Vom Myzel zur Mode: Wie ‘Mushroom Muse’ aus Pilzleder im ORF-Rampenlicht landeten
Die Reise von einer Idee bis zu einem fertigen Design ist oft lang und voller spannender Wendungen. Für mich erreichte diese Reise einen besonderen Höhepunkt im August 2024 in Wien: Was als intensive Forschungsarbeit für meine Bachelorarbeit “Mycelium Interwoven: The Networked Future of Mushrooms and Fashion” begann, führte zu einer wunderbare Zusammenarbeit mit den Forschern Prof. Alexander Bismarck und Anne Zhao von der Universität Wien. Unsere gemeinsame Faszination für das Potenzial von Pilzen in der Modeindustrie verband uns schon seit Beginn meiner Bachelorarbeit, in der ich die theoretischen Grundlagen für genau solche Innovationen erforschte.
Der Anlass war aufregend: Ein Fernsehauftritt für den ORF! Ich wurde eingeladen, gemeinsam mit Prof. Alexander Bismarck und Materialforscherin Anne Zhao von der Universität Wien über ihre bahnbrechende Innovation zu sprechen – ein Pilzleder (eine Textilie auf Pilzbasis), das nicht nur nachhaltig ist, sondern auch das Potenzial hat, die Modeindustrie zu verändern. Dass ich als erste Designerin ein Kleidungsstück, eine Corsage, aus genau diesem vielversprechenden Material fertigen durfte, das Prof. Bismarck und Anne Zhao entwickelt haben, erfüllte mich mit Stolz und großer Freude.
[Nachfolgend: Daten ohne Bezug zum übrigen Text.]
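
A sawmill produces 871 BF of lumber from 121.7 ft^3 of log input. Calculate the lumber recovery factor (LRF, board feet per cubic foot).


Formula: LRF = Lumber Output (BF) / Log Input (ft^3)
LRF = 871 BF / 121.7 ft^3
LRF = 7.16 BF/ft^3

7.16


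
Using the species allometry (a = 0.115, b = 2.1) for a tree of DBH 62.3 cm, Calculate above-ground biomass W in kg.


Formula: W = a * DBH^b  (allometric power law)
DBH^b = 62.3^2.1 = 5867.119
W = 0.115 * 5867.119 = 674.7 kg

674.7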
Die Krönung dieser Kollaboration war dann die Würdigung unserer gemeinsamen Arbeit in einem Beitrag des ORF, in dem sowohl das innovative Pilzleder als auch meine daraus gefertigte Corsage vorgestellt wurden. Es war eine unglaubliche Erfahrung, vor der Kamera über die Verarbeitung dieses zukunftsweisenden Materials und die Vision dahinter zu sprechen.
Der Beitrag wurde ursprünglich am 13. Februar 2025 in der ORF-Sendung ‘konkret’ ausgestrahlt und ist nun auf dem YouTube-Kanal des ORF verfügbar: Mushroom Muse in ORF
Die Materialrevolution: Pilzleder als nachhaltige Alternative
Das Video gibt einen spannenden Einblick in die Arbeit des Wiener Forschungsteams: Sie stellen aus herkömmlichen Champignons eine umweltfreundliche Alternative zu tierischem Leder her. Die Notwendigkeit dafür ist drängend, denn die konventionelle Lederproduktion ist mit erheblichen Umweltbelastungen verbunden – von dem enormen Wasserverbrauch bis hin zum Methanausstoß in der Tierhaltung, der unser Klima nachweislich stärker belastet als CO2, ein Punkt, der auch im Beitrag hervorgehoben wird. Es ist Teil meiner Verantwortung als Designerin, hier genau hinzusehen und nach besseren Wegen zu suchen
Pilze hingegen sind wahre Naturwunder mit einer beeindruckenden Ökobilanz. Sie wandeln Holz oder Lebensmittelabfälle in CO2 und wertvolles Pilzmaterial um und weisen so einen deutlich geringeren CO2-Fußabdruck auf. Ihr genügsames Wachstum, bei dem sie nur wenig Wasser benötigen und – wie im Beitrag dargestellt – sogar ihre eigene Wärme erzeugen, ist ein faszinierendes Beispiel für einen ressourcenschonenden Kreislauf – ein Prinzip, das auch meiner “Less-Waste” – Schnittphilosophie zugrunde liegt.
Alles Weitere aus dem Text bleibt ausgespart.